As well as communication and interaction between employees, remote working also requires remote handling of various service processes. For the financial sector, process requirements related to risk control and regulatory compliance are crucial. To achieve effective remote working, these service capabilities and processes need to be integrated with the collaborative office platform. The platform must be open and allow the seamless integration of service processes, so that employees can perform business activities such as risk control and complete the entire financial service process online.
• Develop Customer-Oriented Online Marketing and Service Capabilities
During the pandemic, most offline outlets are — or have been — closed, and online financial services have become the only option. Some elderly customers who had been hesitant to use digital services quickly had to learn how to transfer and remit money online, and how to pay for living expenses. They even started to shop online for groceries. That’s why some banks switched to online marketing and services, achieving quite impressive results. For example, a bank wealth management executive held a live promotion online, attracting many new customers to the bank.

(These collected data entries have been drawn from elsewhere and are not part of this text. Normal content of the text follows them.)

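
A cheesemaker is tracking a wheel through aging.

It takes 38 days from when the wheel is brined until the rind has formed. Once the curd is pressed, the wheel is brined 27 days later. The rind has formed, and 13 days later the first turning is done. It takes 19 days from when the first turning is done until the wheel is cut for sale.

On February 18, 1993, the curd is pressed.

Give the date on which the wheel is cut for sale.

May 26, 1993

The curd is pressed: Feb 18, 1993.
The wheel is brined: Feb 18, 1993 + 27 days = Mar 17, 1993.
The rind has formed: Mar 17, 1993 + 38 days = Apr 24, 1993.
The first turning is done: Apr 24, 1993 + 13 days = May 7, 1993.
The wheel is cut for sale: May 7, 1993 + 19 days = May 26, 1993.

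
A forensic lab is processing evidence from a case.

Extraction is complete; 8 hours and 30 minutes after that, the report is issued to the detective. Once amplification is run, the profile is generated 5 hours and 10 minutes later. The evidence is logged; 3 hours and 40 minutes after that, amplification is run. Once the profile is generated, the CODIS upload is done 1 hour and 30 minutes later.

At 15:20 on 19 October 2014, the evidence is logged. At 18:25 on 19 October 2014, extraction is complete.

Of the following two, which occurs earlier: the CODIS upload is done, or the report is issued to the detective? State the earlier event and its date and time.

The evidence is logged: 15:20 Oct 19, 2014.
Amplification is run: 15:20 Oct 19, 2014 + 3h40m = 19:00 Oct 19, 2014.
The profile is generated: 19:00 Oct 19, 2014 + 5h10m = 00:10 Oct 20, 2014.
The CODIS upload is done: 00:10 Oct 20, 2014 + 1h30m = 01:40 Oct 20, 2014.
Extraction is complete: 18:25 Oct 19, 2014.
The report is issued to the detective: 18:25 Oct 19, 2014 + 8h30m = 02:55 Oct 20, 2014.
Comparing: the CODIS upload is done at 01:40 Oct 20, 2014 vs the report is issued to the detective at 02:55 Oct 20, 2014. Earlier: the CODIS upload is done.

The CODIS upload is done — 01:40 on 20 October 2014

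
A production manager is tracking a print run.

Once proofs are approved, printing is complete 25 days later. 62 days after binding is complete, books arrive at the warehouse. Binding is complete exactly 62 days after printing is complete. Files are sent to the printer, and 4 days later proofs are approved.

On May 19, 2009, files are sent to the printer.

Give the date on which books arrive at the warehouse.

Oct 19, 2009

Files are sent to the printer: May 19, 2009.
Proofs are approved: May 19, 2009 + 4 days = May 23, 2009.
Printing is complete: May 23, 2009 + 25 days = Jun 17, 2009.
Binding is complete: Jun 17, 2009 + 62 days = Aug 18, 2009.
Books arrive at the warehouse: Aug 18, 2009 + 62 days = Oct 19, 2009.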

Online marketing and service capabilities are becoming increasingly vital for financial companies. In China, with the development of Internet technologies, new online marketing and service models have emerged, from text messages and images, through audio and video, to live broadcasting, which is so popular today. Financial companies should analyze the advantages and disadvantages of various marketing and service channels so that they can select the ones to effectively integrate in order to develop an efficient digital marketing system.
Financial technology has ably demonstrated its value, providing uninterrupted services and online and offline linkage through product and service innovation, in turn ensuring the stable running and business continuity of financial institutions throughout the outbreak in China. This is the conclusion of Highlighting the Value of Financial Technology in Fighting COVID-19, a report released by Xinhua Finance along with other agencies.
When the pandemic ends, financial institutions should continue to invest in financial technologies, and further integrate technologies such as big data, Artificial Intelligence (AI), and the Internet of Things (IoT) with financial services, so that they are better prepared to cope with future crises. In terms of big data, financial institutions have high-quality data assets, unrivaled among all industries. Financial institutions should analyze the massive amounts of data they own to extract full value from it. The application of key AI technologies — machine learning, knowledge graph, natural language processing, and computer vision — in various nodes of financial service processes will play an important role in product innovation, process reengineering, and service upgrade, improving the capabilities of financial institutions in marketing, risk control, and customer service.
The COVID-19 pandemic is a unique occurrence that brings huge challenges, but also points to new directions for the development of the financial services industry. To safeguard themselves against the impact of the pandemic — and any future emergencies — financial institutions should continuously optimize their architecture, capabilities, and technology.